Authors: Fletcher O,  Johnson N,  dos Santos Silva I,  Orr N,  Ashworth A,  Nevanlinna H,  Heikkinen T,  Aittomäki K,  Blomqvist C,  Burwinkel B,  Bartram CR,  Meindl A,  Schmutzler RK,  Cox A,  Brock I,  Elliott G,  Reed MW,  Southey MC,  Smith L,  Spurdle AB,  Hopper JL,  Couch FJ,  Olson JE,  Wang X,  Fredericksen Z,  Schürmann P,  Waltes R,  Bremer M,  Dörk T,  Devilee P,  van Asperen CJ,  Tollenaar RA,  Seynaeve C,  Hall P,  Czene K,  Humphreys K,  Liu J,  Ahmed S,  Dunning AM,  Maranian M,  Pharoah PD,  Chenevix-Trench G,  kConFab Investigators,  AOCS Group,  Beesley J,  Bogdanova NV,  Antonenkova NN,  Zalutsky IV,  Anton-Culver H,  Ziogas A,  Brauch H,  Ko YD,  Hamann U,  GENICA Consortium,  Fasching PA,  Strick R,  Ekici AB,  Beckmann MW,  Giles GG,  Severi G,  Baglietto L,  English DR,  Milne RL,  Benítez J,  Arias JI,  Pita G,  Nordestgaard BG,  Bojesen SE,  Flyger H,  Kang D,  Yoo KY,  Noh DY,  Mannermaa A,  Kataja V,  Kosma VM,  García-Closas M,  Chanock S,  Lissowska J,  Brinton LA,  Chang-Claude J,  Wang-Gohrke S,  Broeks A,  Schmidt MK,  van Leeuwen FE,  Van't Veer LJ,  Margolin S,  Lindblom A,  Humphreys MK,  Morrison J,  Platte R,  Easton DF,  Peto J,  Breast Cancer Association Consortium,  D Bowtell,  G Chenevix-Trench,  A de Fazio,  D Gertig,  A Green,  P Webb
Journal: Cancer Epidemiol Biomarkers Prev
Date: 2010 Sep
Branches: HREB, LTG, CGR
PubMed ID: 20826828
PMC ID: PMC2938473
Abstract: BACKGROUND: Truncating mutations in ATM have been shown to increase the risk of breast cancer but the effect of missense variants remains contentious.
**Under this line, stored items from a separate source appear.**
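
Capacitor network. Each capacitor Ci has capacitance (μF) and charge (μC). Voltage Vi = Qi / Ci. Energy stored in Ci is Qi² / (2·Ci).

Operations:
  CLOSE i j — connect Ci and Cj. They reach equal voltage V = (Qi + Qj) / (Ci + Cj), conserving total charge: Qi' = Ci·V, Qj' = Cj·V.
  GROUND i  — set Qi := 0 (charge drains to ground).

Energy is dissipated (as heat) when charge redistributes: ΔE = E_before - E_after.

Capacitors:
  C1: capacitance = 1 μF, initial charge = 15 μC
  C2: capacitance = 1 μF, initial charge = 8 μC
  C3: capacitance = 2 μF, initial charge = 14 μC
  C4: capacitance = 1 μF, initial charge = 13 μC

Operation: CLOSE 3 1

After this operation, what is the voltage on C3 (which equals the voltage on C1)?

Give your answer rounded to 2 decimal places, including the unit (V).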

METHODS: We have genotyped five polymorphic (minor allele frequency, 0.9-2.6%) missense single nucleotide polymorphisms (SNP) in ATM (S49C, S707P, F858L, P1054R, and L1420F) in 26,101 breast cancer cases and 29,842 controls from 23 studies in the Breast Cancer Association Consortium. RESULTS: Combining the data from all five SNPs, the odds ratio (OR) was 1.05 for being a heterozygote for any of the SNPs and 1.51 for being a rare homozygote for any of the SNPs with an overall trend OR of 1.06 (P(trend) = 0.04). The trend OR among bilateral and familial cases was 1.12 (95% confidence interval, 1.02-1.23; P(trend) = 0.02). CONCLUSIONS: In this large combined analysis, these five missense ATM SNPs were associated with a small increased risk of breast cancer, explaining an estimated 0.03% of the excess familial risk of breast cancer. IMPACT: Testing the combined effects of rare missense variants in known breast cancer genes in large collaborative studies should clarify their overall contribution to breast cancer susceptibility.